Hightech-Fertigung 4.0 Hautau investiert in neue Getriebemontage-Anlage

Mit der Investition in eine neue Getriebemontage-Anlage treibt Hautau die Hightech-Fertigung am Standort im niedersächsischen Helpsen voran. Die Automatisierung stärkt die Wettbewerbsfähigkeit und unterstreicht zugleich das Bekenntnis des Unternehmens zur Weiterentwicklung innerhalb der Maco Gruppe.

Ein starkes Team, eine starke Maschine: Die Projektbeteiligten präsentieren die fertiggestellte Getriebeanlage. - © Hautau

Die neue Anlage, in die Hautau rund 1,1 Millionen Euro investiert hat, steht für maximale Effizienz und hohe Flexibilität. Die Fertigungslinie produziert Getriebe für den Hebe-Schiebe-Beschlag Move HS und erreicht eine Jahresleistung von 720.000 Getrieben. Das entspricht rund 3.000 Getrieben pro Tag im Drei-Schicht-Betrieb.

Mehr Produktivität, intelligentes Rüstkonzept

Ein Fortschritt liegt laut Hautau in der gesteigerten Produktivität: Die Taktzeit konnte von 50 auf 20 Sekunden erheblich reduziert werden. Trotz der hohen Ausbringungsmenge wird die Anlage lediglich von nur einem Mitarbeitenden bedient, der ausschließlich für logistische Aufgaben zuständig ist. Sämtliche weiteren Prozessschritte laufen vollautomatisch.

Besonders zukunftsweisend sei das intelligente Rüstkonzept der Maschine. Mit einer Rüstzeit von unter zehn Minuten stelle sich das Montagesystem komplett selbstständig auf neue Produktvarianten ein, ganz ohne manuellen Eingriff. Die Stanzwerkzeuge positionieren sich dabei automatisch entsprechend der jeweiligen Getriebeabmessungen. Insgesamt können fünf unterschiedliche Größen gefertigt werden.

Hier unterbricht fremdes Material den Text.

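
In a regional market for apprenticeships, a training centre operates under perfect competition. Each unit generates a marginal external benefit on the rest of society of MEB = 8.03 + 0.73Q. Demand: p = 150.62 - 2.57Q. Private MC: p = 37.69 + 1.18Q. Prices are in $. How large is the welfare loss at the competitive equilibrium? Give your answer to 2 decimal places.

DWL = $149.14

Market equilibrium (private): 37.69 + 1.18Q = 150.62 - 2.57Q → Q_m = 30.1147.
Social marginal cost = private MC − MEB = 29.66 + 0.45Q.
Set SMC = demand: 29.66 + 0.45Q = 150.62 - 2.57Q → Q* = 40.0530.
The welfare-loss triangle has base |Q_m − Q*| and height MEB(Q_m) (the vertical gap between SMC and demand is zero at Q* and MEB at Q_m).
DWL = ½ × 9.9383 × 30.0137 = 149.1426.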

Starkes Signal für den Standort

Die neue Anlage überzeugt nach eigenen Angaben durch ihre hohe Flexibilität. Sie fertigt Riegel-, Inviso- sowie Hakengetriebe mit verschiedenen Dornmaßen. Das Labeln erfolgt ebenfalls vollautomatisch. Die Maschine bezieht dafür die produkt-, und auftragsbezogenen Daten direkt aus dem SAP-System, der zentralen Plattform für Materialwirtschaft, Produktion und Auftragssteuerung. Dank der kundenspezifischen Produktion ist nur eine minimale Lagerhaltung notwendig. Entwickelt und gebaut wurde die Maschine im hauseigenen Sondermaschinenbau, ein Beleg für die hohe technische Kompetenz am Standort. Die Entwicklung und Fertigung ermöglichte eine hohe Anpassungsfähigkeit und kurze Reaktionszeiten bei etwaigen Änderungen durch die direkte Abstimmung zwischen Konstruktion, Produktion und Instandhaltung.

"Mit der neuen Montageanlage schaffen wir nicht nur deutlich mehr Kapazität für künftiges Wachstum, sondern erhöhen gleichzeitig die Prozesssicherheit und Qualität in der Fertigung", erklärt Daniel Grüne, Leiter Industrial Engineering bei Hautau. "Die automatische Anbindung an SAP und die selbstständige Umrüstung auf verschiedene Getriebevarianten sind ein Schritt in Richtung Industrie 4.0 – und vor allem ein starkes Signal für den Standort Helpsen."